Six Types of Portrait Photography You Should Know
Unlike most photography genres, portrait photography centers around capturing the human spirit. It is a complex genre with several sub-genres.
Photographers often specialise in just one or two, opting to focus their skills. Here are six popular sub-genres of portrait photography you should know if you're interested in exploring this interesting and rewarding genre.
1. Fine Art Portraits
If there's royalty in portrait photography, this is the queen! And, yet, it is rather tricky to define what it is, mostly because professional portrait photographers often don't agree on what makes a fine art portrait! Basically, fine art photography is something worthy of being hung in a nice art gallery. It's not a snapshot. It's not even a nice shot you take with high-end gear. It's a portrait in which you can see influences of the great oil masters displayed today in the world's best museums.
2. Traditional Portraits
This might be the least popular of the sub-genre, particularly in the last decade or two. There is a sense of sober formality to these portraits with the subject looking straight at the camera looking somewhat posed. It's not a candid shot. It is a formal portrait, typically taken in a studio with a traditional or formal background, and generally is composed to include only the head and shoulders. One example of this type of portrait is a business or corporate headshot.
3. Lifestyle Portraits
If you want to know what the opposite of a formal portrait is, look to lifestyle photography. These are also called candid portraits (even though there's usually a minimal level of positioning by the photographer), capturing people in a more relaxed composition.
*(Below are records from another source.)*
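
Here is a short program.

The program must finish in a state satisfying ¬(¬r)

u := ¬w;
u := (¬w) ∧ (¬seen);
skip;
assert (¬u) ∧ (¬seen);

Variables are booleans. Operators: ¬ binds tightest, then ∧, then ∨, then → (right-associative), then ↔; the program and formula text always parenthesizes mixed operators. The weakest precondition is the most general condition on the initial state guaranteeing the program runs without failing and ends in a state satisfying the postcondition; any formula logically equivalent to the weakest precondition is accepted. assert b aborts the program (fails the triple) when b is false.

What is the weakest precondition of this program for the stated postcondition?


Working backward. After the program, the postcondition ¬(¬r) must hold; in canonical form it is r.
Before assert (¬u) ∧ (¬seen): (¬u) ∧ (¬seen) ∧ r
Before skip: (¬u) ∧ (¬seen) ∧ r
Before u := (¬w) ∧ (¬seen): (¬((¬w) ∧ (¬seen))) ∧ (¬seen) ∧ r
Before u := ¬w: (¬((¬w) ∧ (¬seen))) ∧ (¬seen) ∧ r
Answer: WP = (¬((¬w) ∧ (¬seen))) ∧ (¬seen) ∧ r


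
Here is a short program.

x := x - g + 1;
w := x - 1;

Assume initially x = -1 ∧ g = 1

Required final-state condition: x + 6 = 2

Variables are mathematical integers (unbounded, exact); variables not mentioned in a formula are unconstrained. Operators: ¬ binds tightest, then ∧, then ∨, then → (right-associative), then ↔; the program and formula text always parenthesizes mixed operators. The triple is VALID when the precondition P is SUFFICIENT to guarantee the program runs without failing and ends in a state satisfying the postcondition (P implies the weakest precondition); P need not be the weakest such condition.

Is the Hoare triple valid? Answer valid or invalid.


Working backward. After the program, the postcondition x + 6 = 2 must hold; in canonical form it is x = -4.
Before w := x - 1: x = -4
Before x := x - g + 1: x = g - 5
The weakest precondition is x = g - 5.
Check whether x = -1 ∧ g = 1 implies it.
Countermodel: at the initial state g = 1, x = -1, the precondition holds but the weakest precondition fails.
Answer: invalid


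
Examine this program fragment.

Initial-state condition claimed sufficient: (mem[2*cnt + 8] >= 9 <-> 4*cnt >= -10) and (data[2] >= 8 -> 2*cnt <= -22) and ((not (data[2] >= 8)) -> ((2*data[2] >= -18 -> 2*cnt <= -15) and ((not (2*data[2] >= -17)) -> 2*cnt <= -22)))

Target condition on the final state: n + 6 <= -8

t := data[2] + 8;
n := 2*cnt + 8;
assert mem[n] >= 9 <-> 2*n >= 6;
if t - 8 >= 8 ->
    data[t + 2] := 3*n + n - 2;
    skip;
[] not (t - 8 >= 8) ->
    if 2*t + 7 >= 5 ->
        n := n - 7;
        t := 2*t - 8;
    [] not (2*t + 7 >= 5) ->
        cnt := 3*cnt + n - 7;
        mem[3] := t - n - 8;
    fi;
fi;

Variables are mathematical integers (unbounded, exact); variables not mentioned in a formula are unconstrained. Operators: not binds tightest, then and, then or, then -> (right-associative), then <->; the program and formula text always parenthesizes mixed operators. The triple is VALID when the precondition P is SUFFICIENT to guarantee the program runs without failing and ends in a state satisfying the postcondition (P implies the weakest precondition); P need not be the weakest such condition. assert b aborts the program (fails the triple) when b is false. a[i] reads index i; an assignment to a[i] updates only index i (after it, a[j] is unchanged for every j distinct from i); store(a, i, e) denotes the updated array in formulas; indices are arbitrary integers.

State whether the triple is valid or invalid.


Working backward. After the program, the postcondition n + 6 <= -8 must hold; in canonical form it is n <= -14.
Then branch requires n <= -14; else branch requires (2*t >= -2 -> n <= -7) and ((not (2*t >= -2)) -> n <= -14).
Before the if: (t >= 16 -> n <= -14) and ((not (t >= 16)) -> ((2*t >= -2 -> n <= -7) and ((not (2*t >= -2)) -> n <= -14)))
Before assert mem[n] >= 9 <-> 2*n >= 6: (mem[n] >= 9 <-> 2*n >= 6) and (t >= 16 -> n <= -14) and ((not (t >= 16)) -> ((2*t >= -2 -> n <= -7) and ((not (2*t >= -2)) -> n <= -14)))
Before n := 2*cnt + 8: (mem[2*cnt + 8] >= 9 <-> 4*cnt >= -10) and (t >= 16 -> 2*cnt <= -22) and ((not (t >= 16)) -> ((2*t >= -2 -> 2*cnt <= -15) and ((not (2*t >= -2)) -> 2*cnt <= -22)))
Before t := data[2] + 8: (mem[2*cnt + 8] >= 9 <-> 4*cnt >= -10) and (data[2] >= 8 -> 2*cnt <= -22) and ((not (data[2] >= 8)) -> ((2*data[2] >= -18 -> 2*cnt <= -15) and ((not (2*data[2] >= -18)) -> 2*cnt <= -22)))
The weakest precondition is (mem[2*cnt + 8] >= 9 <-> 4*cnt >= -10) and (data[2] >= 8 -> 2*cnt <= -22) and ((not (data[2] >= 8)) -> ((2*data[2] >= -18 -> 2*cnt <= -15) and ((not (2*data[2] >= -18)) -> 2*cnt <= -22))).
Check whether (mem[2*cnt + 8] >= 9 <-> 4*cnt >= -10) and (data[2] >= 8 -> 2*cnt <= -22) and ((not (data[2] >= 8)) -> ((2*data[2] >= -18 -> 2*cnt <= -15) and ((not (2*data[2] >= -17)) -> 2*cnt <= -22))) implies it.
Every state satisfying the precondition satisfies the weakest precondition: the implication holds.
Answer: valid


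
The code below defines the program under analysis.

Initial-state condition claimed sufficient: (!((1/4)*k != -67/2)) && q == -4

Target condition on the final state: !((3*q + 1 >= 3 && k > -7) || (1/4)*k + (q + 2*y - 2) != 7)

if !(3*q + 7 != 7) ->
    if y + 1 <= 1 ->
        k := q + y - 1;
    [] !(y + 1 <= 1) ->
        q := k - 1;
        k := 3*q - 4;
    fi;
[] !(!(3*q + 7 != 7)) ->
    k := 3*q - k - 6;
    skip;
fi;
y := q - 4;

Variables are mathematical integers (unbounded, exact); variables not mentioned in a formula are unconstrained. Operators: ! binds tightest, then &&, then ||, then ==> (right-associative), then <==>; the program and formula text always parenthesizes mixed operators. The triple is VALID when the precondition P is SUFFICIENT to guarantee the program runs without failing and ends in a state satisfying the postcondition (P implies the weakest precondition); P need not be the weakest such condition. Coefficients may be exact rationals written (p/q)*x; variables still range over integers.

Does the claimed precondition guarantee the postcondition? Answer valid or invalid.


Working backward. After the program, the postcondition !((3*q + 1 >= 3 && k > -7) || (1/4)*k + (q + 2*y - 2) != 7) must hold; in canonical form it is !((3*q >= 2 && k > -7) || (1/4)*k + q + 2*y != 9).
Before y := q - 4: !((3*q >= 2 && k > -7) || (1/4)*k + 3*q != 17)
Then branch requires (y <= 0 ==> (!((3*q >= 2 && q + y > -6) || (13/4)*q + (1/4)*y != 69/4))) && ((!(y <= 0)) ==> (!((3*k >= 5 && 3*k > 0) || (15/4)*k != 87/4))); else branch requires !((3*q >= 2 && 3*q > k - 1) || (15/4)*q != (1/4)*k + 37/2).
Before the if: ((!(3*q != 0)) ==> ((y <= 0 ==> (!((3*q >= 2 && q + y > -6) || (13/4)*q + (1/4)*y != 69/4))) && ((!(y <= 0)) ==> (!((3*k >= 5 && 3*k > 0) || (15/4)*k != 87/4))))) && (3*q != 0 ==> (!((3*q >= 2 && 3*q > k - 1) || (15/4)*q != (1/4)*k + 37/2)))
The weakest precondition is ((!(3*q != 0)) ==> ((y <= 0 ==> (!((3*q >= 2 && q + y > -6) || (13/4)*q + (1/4)*y != 69/4))) && ((!(y <= 0)) ==> (!((3*k >= 5 && 3*k > 0) || (15/4)*k != 87/4))))) && (3*q != 0 ==> (!((3*q >= 2 && 3*q > k - 1) || (15/4)*q != (1/4)*k + 37/2))).
Check whether (!((1/4)*k != -67/2)) && q == -4 implies it.
Every state satisfying the precondition satisfies the weakest precondition: the implication holds.
Answer: valid


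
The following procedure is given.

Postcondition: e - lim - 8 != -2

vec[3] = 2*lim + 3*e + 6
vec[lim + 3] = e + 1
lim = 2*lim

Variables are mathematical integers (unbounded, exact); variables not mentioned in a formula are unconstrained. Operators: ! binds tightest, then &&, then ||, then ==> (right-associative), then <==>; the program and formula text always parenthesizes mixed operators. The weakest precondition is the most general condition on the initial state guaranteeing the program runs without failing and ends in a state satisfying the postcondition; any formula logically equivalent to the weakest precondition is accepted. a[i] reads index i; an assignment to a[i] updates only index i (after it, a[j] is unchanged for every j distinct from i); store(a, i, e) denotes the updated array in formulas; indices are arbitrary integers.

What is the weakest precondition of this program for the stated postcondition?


Working backward. After the program, the postcondition e - lim - 8 != -2 must hold; in canonical form it is e != lim + 6.
Before lim := 2*lim: e != 2*lim + 6
Before vec[lim + 3] := e + 1: e != 2*lim + 6
Before vec[3] := 2*lim + 3*e + 6: e != 2*lim + 6
Answer: WP = e != 2*lim + 6


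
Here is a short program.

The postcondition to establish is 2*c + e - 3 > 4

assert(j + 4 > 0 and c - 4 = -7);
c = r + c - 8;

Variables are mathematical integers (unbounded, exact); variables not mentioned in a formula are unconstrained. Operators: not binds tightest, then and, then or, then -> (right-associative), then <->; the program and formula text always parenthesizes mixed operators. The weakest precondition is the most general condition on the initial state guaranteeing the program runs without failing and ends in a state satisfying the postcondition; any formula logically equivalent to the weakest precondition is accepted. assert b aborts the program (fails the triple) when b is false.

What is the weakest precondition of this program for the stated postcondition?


Working backward. After the program, the postcondition 2*c + e - 3 > 4 must hold; in canonical form it is 2*c + e > 7.
Before c := r + c - 8: 2*c + e + 2*r > 23
Before assert j + 4 > 0 and c - 4 = -7: j > -4 and c = -3 and 2*c + e + 2*r > 23
Answer: WP = j > -4 and c = -3 and 2*c + e + 2*r > 23


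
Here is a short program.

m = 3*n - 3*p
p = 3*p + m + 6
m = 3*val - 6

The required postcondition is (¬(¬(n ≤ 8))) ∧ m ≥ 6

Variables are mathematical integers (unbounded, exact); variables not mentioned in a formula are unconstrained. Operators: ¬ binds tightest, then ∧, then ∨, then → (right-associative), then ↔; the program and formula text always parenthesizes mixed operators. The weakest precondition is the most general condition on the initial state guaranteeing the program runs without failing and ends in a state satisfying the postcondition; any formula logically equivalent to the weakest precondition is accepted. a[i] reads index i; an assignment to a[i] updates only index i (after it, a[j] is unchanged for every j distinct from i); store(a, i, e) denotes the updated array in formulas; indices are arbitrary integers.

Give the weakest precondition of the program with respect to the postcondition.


Working backward. After the program, the postcondition (¬(¬(n ≤ 8))) ∧ m ≥ 6 must hold; in canonical form it is n ≤ 8 ∧ m ≥ 6.
Before m := 3*val - 6: n ≤ 8 ∧ 3*val ≥ 12
Before p := 3*p + m + 6: n ≤ 8 ∧ 3*val ≥ 12
Before m := 3*n - 3*p: n ≤ 8 ∧ 3*val ≥ 12
Answer: WP = n ≤ 8 ∧ 3*val ≥ 12


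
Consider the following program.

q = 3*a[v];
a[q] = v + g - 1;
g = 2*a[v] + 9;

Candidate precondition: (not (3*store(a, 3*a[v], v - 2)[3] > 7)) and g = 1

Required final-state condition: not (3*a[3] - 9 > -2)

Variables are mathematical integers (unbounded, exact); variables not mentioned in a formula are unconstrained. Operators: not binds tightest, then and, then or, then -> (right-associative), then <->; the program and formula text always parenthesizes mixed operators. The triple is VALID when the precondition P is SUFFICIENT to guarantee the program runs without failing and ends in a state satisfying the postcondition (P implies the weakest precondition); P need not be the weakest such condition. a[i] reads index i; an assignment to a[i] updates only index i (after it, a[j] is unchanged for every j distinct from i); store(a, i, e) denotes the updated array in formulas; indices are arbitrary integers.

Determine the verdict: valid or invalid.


Working backward. After the program, the postcondition not (3*a[3] - 9 > -2) must hold; in canonical form it is not (3*a[3] > 7).
Before g := 2*a[v] + 9: not (3*a[3] > 7)
Before a[q] := v + g - 1: not (3*store(a, q, g + v - 1)[3] > 7)
Before q := 3*a[v]: not (3*store(a, 3*a[v], g + v - 1)[3] > 7)
The weakest precondition is not (3*store(a, 3*a[v], g + v - 1)[3] > 7).
Check whether (not (3*store(a, 3*a[v], v - 2)[3] > 7)) and g = 1 implies it.
Countermodel: at the initial state a = {[3] = 5, [4] = 1, elsewhere 5}, g = 1, v = 4, the precondition holds but the weakest precondition fails.
Answer: invalid


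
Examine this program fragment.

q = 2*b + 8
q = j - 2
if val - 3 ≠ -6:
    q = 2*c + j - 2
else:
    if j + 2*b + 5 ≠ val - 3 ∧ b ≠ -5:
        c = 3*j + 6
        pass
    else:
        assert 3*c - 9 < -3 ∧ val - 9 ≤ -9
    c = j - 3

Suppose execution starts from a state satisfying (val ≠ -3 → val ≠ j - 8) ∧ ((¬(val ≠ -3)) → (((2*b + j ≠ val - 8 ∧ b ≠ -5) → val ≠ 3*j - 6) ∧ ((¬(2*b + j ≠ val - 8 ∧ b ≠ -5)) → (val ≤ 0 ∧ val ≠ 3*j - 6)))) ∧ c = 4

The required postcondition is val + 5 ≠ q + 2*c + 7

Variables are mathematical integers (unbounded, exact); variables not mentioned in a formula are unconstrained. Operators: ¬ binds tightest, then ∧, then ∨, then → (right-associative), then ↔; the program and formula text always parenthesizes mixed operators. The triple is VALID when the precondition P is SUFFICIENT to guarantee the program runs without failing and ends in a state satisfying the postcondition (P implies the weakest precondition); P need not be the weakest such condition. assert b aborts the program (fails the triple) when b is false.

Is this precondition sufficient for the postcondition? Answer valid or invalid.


Working backward. After the program, the postcondition val + 5 ≠ q + 2*c + 7 must hold; in canonical form it is val ≠ 2*c + q + 2.
Then branch requires val ≠ 4*c + j; else branch requires ((2*b + j ≠ val - 8 ∧ b ≠ -5) → val ≠ 2*j + q - 4) ∧ ((¬(2*b + j ≠ val - 8 ∧ b ≠ -5)) → (3*c < 6 ∧ val ≤ 0 ∧ val ≠ 2*j + q - 4)).
Before the if: (val ≠ -3 → val ≠ 4*c + j) ∧ ((¬(val ≠ -3)) → (((2*b + j ≠ val - 8 ∧ b ≠ -5) → val ≠ 2*j + q - 4) ∧ ((¬(2*b + j ≠ val - 8 ∧ b ≠ -5)) → (3*c < 6 ∧ val ≤ 0 ∧ val ≠ 2*j + q - 4))))
Before q := j - 2: (val ≠ -3 → val ≠ 4*c + j) ∧ ((¬(val ≠ -3)) → (((2*b + j ≠ val - 8 ∧ b ≠ -5) → val ≠ 3*j - 6) ∧ ((¬(2*b + j ≠ val - 8 ∧ b ≠ -5)) → (3*c < 6 ∧ val ≤ 0 ∧ val ≠ 3*j - 6))))
Before q := 2*b + 8: (val ≠ -3 → val ≠ 4*c + j) ∧ ((¬(val ≠ -3)) → (((2*b + j ≠ val - 8 ∧ b ≠ -5) → val ≠ 3*j - 6) ∧ ((¬(2*b + j ≠ val - 8 ∧ b ≠ -5)) → (3*c < 6 ∧ val ≤ 0 ∧ val ≠ 3*j - 6))))
The weakest precondition is (val ≠ -3 → val ≠ 4*c + j) ∧ ((¬(val ≠ -3)) → (((2*b + j ≠ val - 8 ∧ b ≠ -5) → val ≠ 3*j - 6) ∧ ((¬(2*b + j ≠ val - 8 ∧ b ≠ -5)) → (3*c < 6 ∧ val ≤ 0 ∧ val ≠ 3*j - 6)))).
Check whether (val ≠ -3 → val ≠ j - 8) ∧ ((¬(val ≠ -3)) → (((2*b + j ≠ val - 8 ∧ b ≠ -5) → val ≠ 3*j - 6) ∧ ((¬(2*b + j ≠ val - 8 ∧ b ≠ -5)) → (val ≤ 0 ∧ val ≠ 3*j - 6)))) ∧ c = 4 implies it.
Countermodel: at the initial state b = -7, c = 4, j = -20, val = -4, the precondition holds but the weakest precondition fails.
Answer: invalid


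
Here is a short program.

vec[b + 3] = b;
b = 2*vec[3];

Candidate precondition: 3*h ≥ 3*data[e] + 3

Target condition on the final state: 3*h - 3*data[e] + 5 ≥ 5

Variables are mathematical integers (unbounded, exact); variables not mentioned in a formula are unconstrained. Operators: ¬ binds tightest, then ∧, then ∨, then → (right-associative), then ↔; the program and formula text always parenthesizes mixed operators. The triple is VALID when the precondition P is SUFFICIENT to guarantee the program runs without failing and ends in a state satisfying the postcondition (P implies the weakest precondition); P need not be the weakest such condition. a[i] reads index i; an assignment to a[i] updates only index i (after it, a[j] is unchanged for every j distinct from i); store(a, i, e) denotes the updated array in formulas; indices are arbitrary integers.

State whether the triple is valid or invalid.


Working backward. After the program, the postcondition 3*h - 3*data[e] + 5 ≥ 5 must hold; in canonical form it is 3*h ≥ 3*data[e].
Before b := 2*vec[3]: 3*h ≥ 3*data[e]
Before vec[b + 3] := b: 3*h ≥ 3*data[e]
The weakest precondition is 3*h ≥ 3*data[e].
Check whether 3*h ≥ 3*data[e] + 3 implies it.
Every state satisfying the precondition satisfies the weakest precondition: the implication holds.
Answer: valid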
These are often shot in an environment that is personally relevant to the subject. Lifestyle portraits are rarely taken in the studio. An excellent example of the genre is a casual family portrait taken in someone's backyard.
4. Group Portraits
Portrait photography isn't always about one subject. Group portraits, which can include other sub-genres like street photography and lifestyle, involve two or more subjects. Family photography is an example of group portraits. Group portraits tend to be carefully choreographed by the photographer as it can be challenging to work with multiple subjects simultaneously. However, you can capture some great candid pictures of the dynamic interactions between the group members.
5. Street Portraits
Street portraits are often called street photography. These are candid portraits taken randomly on the street or another venue, typically of an unsuspecting subject, although sometimes you work with a model. The concept behind street portraits, though, is that they are spontaneous. True street photography doesn't involve advance planning. A very well-known example of street photography that has lasted decades is the iconic American portrait of a U.S. sailor kissing a woman in New York City's Time Square after hearing the announcement that World War II had ended. A good street photographer is nimble, clever, and can anticipate a good moment to capture.
6. Glamour Photography
Glamour photography isn't necessarily the same as fine art photography, although it can be. These are also known as beauty portraits, and boudoir photography can be considered a sub-genre. The concept of glamour photography is focused strictly on the subject, beauty, and glamour. They tend to have an element of sensuality. These portraits require careful planning, often involving professional make-up and wardrobe. These differ from fashion photography in that the focus is on the subject's beauty, not the fashion or clothes.
Portrait photography can be an extremely rewarding genre to practice. It's all about capturing the character or personality of your subject. If you're just starting out, experimenting with the various types of portraits can help you pick one or two you enjoy the most.